Cuando el se iba a uno de sus frecuentes viajes de negocios, le entraba un
resentimiento, casi un odio, porque imaginaba su vida sin ella: buen mozo y
solo, esperando su avión, leyendo el periódico, tal vez mirando una figura
atractiva, sonriendo a la azafata, charlando con el vecino. Tan seguro de sí
mismo, independiente y autosuficiente.
Y ella,
atrapada en la telaraña de su vida. Hacer la cama, retirar la ropa de la
tintorería, ir al centro a buscar un libro para él, hacer la compra. Esperar.
Las horas como de goma estirándose interminables. La tarde mirando las nubes
rosas de la ventana.
La noche
sin él, poblada de pesadillas. El miedo.
Alguna vez
había tenido una vida propia, creía recordar. Un trabajo, amigos, obligaciones,
amantes. Pero le parecía que eso había sucedido hace mucho, aunque en realidad
solo habían pasado algunos meses desde que se habían casado y se habían ido a
vivir al país de él, a miles de kilómetros del de ella.
Extranjera,
casi analfabeta en ese idioma de piedra y acero.
Y él: solo por
ahí, bilingüe y desenvuelto, en una ciudad sureña, lejos del frío, rodeado de
señoritas mediterráneas dispuestas a hacerle favores.
Se lo
imagina acercándose al mostrador de recepción con su camisa gris en la mano.

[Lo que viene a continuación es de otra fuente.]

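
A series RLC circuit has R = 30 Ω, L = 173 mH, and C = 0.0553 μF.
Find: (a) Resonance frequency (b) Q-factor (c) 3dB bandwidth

Step 1 — Resonance: ω₀ = 1/√(LC) = 1/√(0.173·5.53e-08) = 1.022e+04 rad/s.
Step 2 — f₀ = ω₀/(2π) = 1627 Hz.
Step 3 — Series Q: Q = ω₀L/R = 1.022e+04·0.173/30 = 58.96.
Step 4 — Bandwidth: Δω = ω₀/Q = 173.4 rad/s; BW = Δω/(2π) = 27.6 Hz.

(a) f₀ = 1627 Hz  (b) Q = 58.96  (c) BW = 27.6 Hz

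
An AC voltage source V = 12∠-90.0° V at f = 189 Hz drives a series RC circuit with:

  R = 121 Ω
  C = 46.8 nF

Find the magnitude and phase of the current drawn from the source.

Step 1 — Angular frequency: ω = 2π·f = 2π·189 = 1188 rad/s.
Step 2 — Component impedances:
  R: Z = R = 121 Ω
  C: Z = 1/(jωC) = -j/(ω·C) = 0 - j1.799e+04 Ω
Step 3 — Series combination: Z_total = R + C = 121 - j1.799e+04 Ω = 1.799e+04∠-89.6° Ω.
Step 4 — Source phasor: V = 12∠-90.0° V = 0 - j12 V.
Step 5 — Ohm's law: I = V / Z_total = (0 - j12) / (121 - j1.799e+04) = 0.0006669 - j4.485e-06 A.
Step 6 — Convert to polar: |I| = 0.0006669 A, ∠I = -0.4°.

I = 0.0006669∠-0.4° A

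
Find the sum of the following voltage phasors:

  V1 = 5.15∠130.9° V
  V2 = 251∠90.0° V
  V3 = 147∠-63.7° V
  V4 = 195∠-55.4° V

Step 1 — Convert each phasor to rectangular form:
  V1 = 5.15·(cos(130.9°) + j·sin(130.9°)) = -3.372 + j3.893 V
  V2 = 251·(cos(90.0°) + j·sin(90.0°)) = 0 + j251 V
  V3 = 147·(cos(-63.7°) + j·sin(-63.7°)) = 65.13 - j131.8 V
  V4 = 195·(cos(-55.4°) + j·sin(-55.4°)) = 110.7 - j160.5 V
Step 2 — Sum components: V_total = 172.5 - j37.4 V.
Step 3 — Convert to polar: |V_total| = 176.5 V, ∠V_total = -12.2°.

V_total = 176.5∠-12.2° V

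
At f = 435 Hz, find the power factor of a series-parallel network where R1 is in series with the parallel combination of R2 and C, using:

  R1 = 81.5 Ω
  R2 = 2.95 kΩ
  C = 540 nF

Step 1 — Angular frequency: ω = 2π·f = 2π·435 = 2733 rad/s.
Step 2 — Component impedances:
  R1: Z = R = 81.5 Ω
  R2: Z = R = 2950 Ω
  C: Z = 1/(jωC) = -j/(ω·C) = 0 - j677.5 Ω
Step 3 — Parallel branch: R2 || C = 1/(1/R2 + 1/C) = 147.8 - j643.6 Ω.
Step 4 — Series with R1: Z_total = R1 + (R2 || C) = 229.3 - j643.6 Ω = 683.2∠-70.4° Ω.
Step 5 — Power factor: PF = cos(φ) = Re(Z)/|Z| = 229.3/683.2 = 0.3356.
Step 6 — Type: Im(Z) = -643.6 ⇒ leading (phase φ = -70.4°).

PF = 0.3356 (leading, φ = -70.4°)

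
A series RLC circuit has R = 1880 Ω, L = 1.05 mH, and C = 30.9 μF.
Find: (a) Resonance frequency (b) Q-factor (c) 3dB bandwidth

Step 1 — Resonance: ω₀ = 1/√(LC) = 1/√(0.00105·3.09e-05) = 5552 rad/s.
Step 2 — f₀ = ω₀/(2π) = 883.6 Hz.
Step 3 — Series Q: Q = ω₀L/R = 5552·0.00105/1880 = 0.003101.
Step 4 — Bandwidth: Δω = ω₀/Q = 1.79e+06 rad/s; BW = Δω/(2π) = 2.85e+05 Hz.

(a) f₀ = 883.6 Hz  (b) Q = 0.003101  (c) BW = 2.85e+05 Hz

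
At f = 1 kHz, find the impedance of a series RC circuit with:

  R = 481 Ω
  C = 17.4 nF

Step 1 — Angular frequency: ω = 2π·f = 2π·1000 = 6283 rad/s.
Step 2 — Component impedances:
  R: Z = R = 481 Ω
  C: Z = 1/(jωC) = -j/(ω·C) = 0 - j9147 Ω
Step 3 — Series combination: Z_total = R + C = 481 - j9147 Ω = 9159∠-87.0° Ω.

Z = 481 - j9147 Ω = 9159∠-87.0° Ω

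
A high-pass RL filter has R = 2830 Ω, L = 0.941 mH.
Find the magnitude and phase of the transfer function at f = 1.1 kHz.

Step 1 — Angular frequency: ω = 2π·1100 = 6912 rad/s.
Step 2 — Transfer function: H(jω) = jωL/(R + jωL).
Step 3 — Numerator jωL = j·6.504; denominator R + jωL = 2830 + j6.504.
Step 4 — H = 5.281e-06 + j0.002298.
Step 5 — Magnitude: |H| = 0.002298 (-52.8 dB); phase: φ = 89.9°.

|H| = 0.002298 (-52.8 dB), φ = 89.9°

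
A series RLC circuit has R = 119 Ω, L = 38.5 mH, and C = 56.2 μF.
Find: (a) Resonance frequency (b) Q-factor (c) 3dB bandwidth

Step 1 — Resonance: ω₀ = 1/√(LC) = 1/√(0.0385·5.62e-05) = 679.8 rad/s.
Step 2 — f₀ = ω₀/(2π) = 108.2 Hz.
Step 3 — Series Q: Q = ω₀L/R = 679.8·0.0385/119 = 0.2199.
Step 4 — Bandwidth: Δω = ω₀/Q = 3091 rad/s; BW = Δω/(2π) = 491.9 Hz.

(a) f₀ = 108.2 Hz  (b) Q = 0.2199  (c) BW = 491.9 Hz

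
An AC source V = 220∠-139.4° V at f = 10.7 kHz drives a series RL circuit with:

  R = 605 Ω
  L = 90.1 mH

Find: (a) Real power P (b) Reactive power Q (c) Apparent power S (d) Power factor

Step 1 — Angular frequency: ω = 2π·f = 2π·1.07e+04 = 6.723e+04 rad/s.
Step 2 — Component impedances:
  R: Z = R = 605 Ω
  L: Z = jωL = j·6.723e+04·0.0901 = 0 + j6057 Ω
Step 3 — Series combination: Z_total = R + L = 605 + j6057 Ω = 6088∠84.3° Ω.
Step 4 — Source phasor: V = 220∠-139.4° V = -167 - j143.2 V.
Step 5 — Current: I = V / Z = -0.02613 + j0.02497 A = 0.03614∠136.3° A.
Step 6 — Complex power: S = V·I* = 0.7902 + j7.911 VA.
Step 7 — Real power: P = Re(S) = 0.7902 W.
Step 8 — Reactive power: Q = Im(S) = 7.911 VAR.
Step 9 — Apparent power: |S| = 7.951 VA.
Step 10 — Power factor: PF = P/|S| = 0.09938 (lagging).

(a) P = 0.7902 W  (b) Q = 7.911 VAR  (c) S = 7.951 VA  (d) PF = 0.09938 (lagging)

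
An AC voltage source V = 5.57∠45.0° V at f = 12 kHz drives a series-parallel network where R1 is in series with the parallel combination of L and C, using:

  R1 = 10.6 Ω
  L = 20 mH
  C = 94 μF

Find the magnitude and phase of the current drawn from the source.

Step 1 — Angular frequency: ω = 2π·f = 2π·1.2e+04 = 7.54e+04 rad/s.
Step 2 — Component impedances:
  R1: Z = R = 10.6 Ω
  L: Z = jωL = j·7.54e+04·0.02 = 0 + j1508 Ω
  C: Z = 1/(jωC) = -j/(ω·C) = 0 - j0.1411 Ω
Step 3 — Parallel branch: L || C = 1/(1/L + 1/C) = 0 - j0.1411 Ω.
Step 4 — Series with R1: Z_total = R1 + (L || C) = 10.6 - j0.1411 Ω = 10.6∠-0.8° Ω.
Step 5 — Source phasor: V = 5.57∠45.0° V = 3.939 + j3.939 V.
Step 6 — Ohm's law: I = V / Z_total = (3.939 + j3.939) / (10.6 - j0.1411) = 0.3666 + j0.3764 A.
Step 7 — Convert to polar: |I| = 0.5254 A, ∠I = 45.8°.

I = 0.5254∠45.8° A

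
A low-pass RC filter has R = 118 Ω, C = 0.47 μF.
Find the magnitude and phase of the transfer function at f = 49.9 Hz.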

”Podría alguien coserme este botón” preguntaría y una morena de sonrisa
luminosa le diría: “Por supuesto, enseguida lo hacemos”.
Ella se levantó
de un salto y corrió a mirarse al espejo. Pero su imagen despeinada, la camisa
enorme, los ojos enrojecidos, solo la hicieron llorar un poco más. ¿Por qué no
le habría cosido el maldito botón? ¿Por qué lo dejo ir con esa despedida un
poco amarga? Tal vez lo estaba perdiendo, tal vez ya lo haya perdido.
De alguna
manera pasó la semana, las horas interminables, las noches de pesadillas. Y
cuando él abrió la puerta del departamento, sonriente, y se quito el abrigo y
dejo la maleta para saludarla con un abrazo; ella vio, apretada contra su
pecho, que llevaba la camisa gris, perfectamente abrochada hasta el cuello.
“¿Quién te
cosió el botón?” Preguntó en un susurro, aun con la cara escondida contra
la camisa. ”Ah, el botón- dijo el riéndose un poco- me lo cosieron en el hotel”
y ella se apartó de el, y le dio la espalda, para que no la viera llorar.
(b.g.Hamburgo,
1996)
Estupenda historia, tan real, tan íntima y tan cercana a la realidad de muchas mujeres. Bárbara querida, te felicito. Eres una artista.